With this, you’ll be able to debug tests, set breakpoints, etc. It’s not as good as IntelliJ but it’s definitely worth a try. Setting a breakpoint is a great way to pause the test, while you switch over to the browser to double check that everything is as you expected (e.g. are the selectors still pointing to existing elements? Are they visible? Are they within the viewport? Is the page loaded or did you get a 500 instead? etc).

Your tests are most likely running also during your continuous integration. When they fail, you have to try to troubleshoot the test locally on your developer’s machine. If you’re lucky, you’ll be able to reproduce the failure and fix it. Problems start when you have a failed test in your CI that passes locally, or, even worse, a test that fails sometimes.

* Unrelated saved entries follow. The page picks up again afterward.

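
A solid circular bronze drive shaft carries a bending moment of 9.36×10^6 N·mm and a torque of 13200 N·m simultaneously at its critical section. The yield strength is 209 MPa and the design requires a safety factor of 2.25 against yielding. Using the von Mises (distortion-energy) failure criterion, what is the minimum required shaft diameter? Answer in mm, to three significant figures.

d = 117 mm

σ_allow = σ_y/n = 209/2.25 = 92.89 MPa.
For a solid shaft σ_b = 32M/(πd³) and τ = 16T/(πd³), so the von Mises stress is σ' = (16/πd³)·√(4M²+3T²).
√(4M²+3T²) = √(4×(9.360×10^6)² + 3×(1.320×10^7)²) = 2.955×10^7 N·mm.
d³ = 16×2.955×10^7/(π×92.89) = 1.620×10^6 mm³.
d = 117.4 mm.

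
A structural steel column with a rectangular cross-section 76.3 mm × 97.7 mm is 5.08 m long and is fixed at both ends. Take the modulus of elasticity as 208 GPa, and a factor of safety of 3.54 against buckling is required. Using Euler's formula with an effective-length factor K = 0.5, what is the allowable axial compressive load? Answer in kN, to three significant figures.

P_allow = 325 kN

Buckling occurs about the weak axis: I_min = h·b³/12 = 97.7×76.3³/12 = 3.616×10^6 mm⁴ (b = 76.3 mm is the smaller dimension).
Effective length L_e = KL = 0.5×5.08 m = 2540 mm.
Euler critical load P_cr = π²EI/L_e² = π²×208000×3.616×10^6/2540² = 1.151×10^6 N.
P_allow = P_cr/n = 1.151×10^6/3.54 = 325100 N.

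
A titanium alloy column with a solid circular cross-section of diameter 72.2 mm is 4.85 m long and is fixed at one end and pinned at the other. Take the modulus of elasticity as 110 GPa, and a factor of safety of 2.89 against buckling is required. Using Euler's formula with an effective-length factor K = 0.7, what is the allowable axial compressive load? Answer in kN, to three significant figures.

P_allow = 43.5 kN

I = πd⁴/64 = π×72.2⁴/64 = 1.334×10^6 mm⁴.
Effective length L_e = KL = 0.7×4.85 m = 3395 mm.
Euler critical load P_cr = π²EI/L_e² = π²×110000×1.334×10^6/3395² = 125600 N.
P_allow = P_cr/n = 125600/2.89 = 43470 N.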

There’s nothing magic here, it all boils down to basic investigation of what is different. Something must be different, that’s why you get different failures:

  • phantom vs selenium: it could be that your element is within the viewport for phantom but you'll need to scroll for selenium to find it
  • different server: it could be that your web server locally is faster than the CI server, which makes your website under test to perform slower in some cases, which causes timeouts and failed tests
  • different load: if you're running tests in parallel, you may be putting higher load on the website you're testing, which causes timeouts and failed tests

Finally, one common source of problems is about forgetting to return a promise in the tests. These are evergreen tests. All tests we’ve seen are using promises. The functions in the tests return the promise and mocha waits for the promise to resolve or fail. If you don’t return the promise, mocha thinks it’s a sync test and moves along.

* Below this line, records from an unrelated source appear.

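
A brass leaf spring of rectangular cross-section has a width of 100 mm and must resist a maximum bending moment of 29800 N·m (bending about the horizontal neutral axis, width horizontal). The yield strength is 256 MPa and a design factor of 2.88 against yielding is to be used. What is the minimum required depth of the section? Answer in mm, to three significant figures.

σ_allow = 256/2.88 = 88.89 MPa.
For a rectangular section σ = 6M/(bh²), so h² = 6M/(b σ_allow) = 6×2.9800×10^7/(100×88.89) = 20120 mm².
h = 141.8 mm.

h = 142 mm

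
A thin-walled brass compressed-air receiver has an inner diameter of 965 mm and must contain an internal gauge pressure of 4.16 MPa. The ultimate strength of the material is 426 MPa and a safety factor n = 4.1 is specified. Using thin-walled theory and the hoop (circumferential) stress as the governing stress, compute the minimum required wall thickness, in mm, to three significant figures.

t = 19.3 mm

σ_allow = 426/4.1 = 103.9 MPa.
Hoop stress σ_h = pD/(2t), so t = pD/(2σ_allow) = 4.16×965/(2×103.9) = 19.32 mm.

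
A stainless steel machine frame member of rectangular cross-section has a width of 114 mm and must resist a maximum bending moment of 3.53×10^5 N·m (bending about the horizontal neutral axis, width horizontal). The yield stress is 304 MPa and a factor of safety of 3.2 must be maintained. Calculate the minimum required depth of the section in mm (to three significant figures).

σ_allow = 304/3.2 = 95.00 MPa.
For a rectangular section σ = 6M/(bh²), so h² = 6M/(b σ_allow) = 6×3.5300×10^8/(114×95.00) = 195600 mm².
h = 442.2 mm.

h = 442 mm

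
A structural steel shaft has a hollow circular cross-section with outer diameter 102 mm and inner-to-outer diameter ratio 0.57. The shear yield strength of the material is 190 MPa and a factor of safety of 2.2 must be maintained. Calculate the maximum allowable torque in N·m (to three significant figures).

T_allow = 16100 N·m

τ_allow = 190/2.2 = 86.36 MPa.
For a hollow shaft T_allow = τ_allow·πd_o³(1−k⁴)/16 with 1−k⁴ = 0.8944, so πd_o³(1−k⁴)/16 = 186400 mm³.
T_allow = 86.36×186400 = 1.610×10^7 N·mm = 16100 N·m.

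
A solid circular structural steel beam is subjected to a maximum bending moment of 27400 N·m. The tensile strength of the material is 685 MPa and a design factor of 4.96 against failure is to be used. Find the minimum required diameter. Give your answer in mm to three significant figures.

σ_allow = 685/4.96 = 138.1 MPa.
For a solid circular section σ = 32M/(πd³), so d³ = 32M/(π σ_allow) = 32×2.7400×10^7/(π×138.1) = 2.021×10^6 mm³.
d = 126.4 mm.

d = 126 mm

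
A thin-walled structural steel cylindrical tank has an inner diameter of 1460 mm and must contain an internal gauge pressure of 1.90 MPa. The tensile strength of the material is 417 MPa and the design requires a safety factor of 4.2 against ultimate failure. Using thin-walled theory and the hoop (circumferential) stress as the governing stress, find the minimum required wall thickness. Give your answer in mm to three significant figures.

σ_allow = 417/4.2 = 99.29 MPa.
Hoop stress σ_h = pD/(2t), so t = pD/(2σ_allow) = 1.90×1460/(2×99.29) = 13.97 mm.

t = 14.0 mm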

In general, one thing that would help us to understand more why a test failed is to be able to see what the browser was doing at the point of the failure. Since we have a minimal framework in place, our webdriver_helper, we can extend it with a new feature that will benefit all tests: if a test fails, take a screenshot of the browser at that point. It’s not difficult to implement with a afterEach hook in mocha:

afterEach(function() {
    var currentTest = this.currentTest;
    if (!currentTest.err) {
        return;
    }

    return _this.browser.saveScreenshot(currentTest.title + '.png');
});

To avoid some confusion:

  • this points to the mocha context that gives us information about the current test running.
  • _this points to the webdriver helper instance.

What does this do? After each test runs, check if it had an error (that’s the currentTest.err check). If it had an error, use the saveScreenshot method of WebDriverIO and save a screenshot. The test’s title can be used in the screenshot name.

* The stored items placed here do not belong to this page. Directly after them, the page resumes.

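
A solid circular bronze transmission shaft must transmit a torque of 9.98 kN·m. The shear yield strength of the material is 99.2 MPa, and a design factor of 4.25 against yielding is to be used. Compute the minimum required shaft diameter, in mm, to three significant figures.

Allowable shear stress τ_allow = 99.2/4.25 = 23.34 MPa.
For a solid shaft τ = 16T/(πd³), so d³ = 16T/(π τ_allow) = 16×9980000/(π×23.34) = 2.178×10^6 mm³.
d = (2.178×10^6)^(1/3) = 129.6 mm.

d = 130 mm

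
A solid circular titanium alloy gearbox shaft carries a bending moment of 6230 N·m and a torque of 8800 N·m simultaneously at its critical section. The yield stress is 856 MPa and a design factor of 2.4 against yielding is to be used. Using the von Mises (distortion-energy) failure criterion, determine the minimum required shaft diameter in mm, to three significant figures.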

Running our test will fail again, but now we end up with a png file in our working directory.

And the screenshot itself indeed validates our findings from the previous post: the page is in Greek, the search result count is higher, and the search duration is not shown in the Greek version.

Configure your CI to consume these files as artifacts and you’ll be able to have more insight of what was really happening on the browser at the time of the failure.

In the next posts, we’ll add a few chai plugins to make our tests a bit easier to write and we’ll start looking into the page object pattern.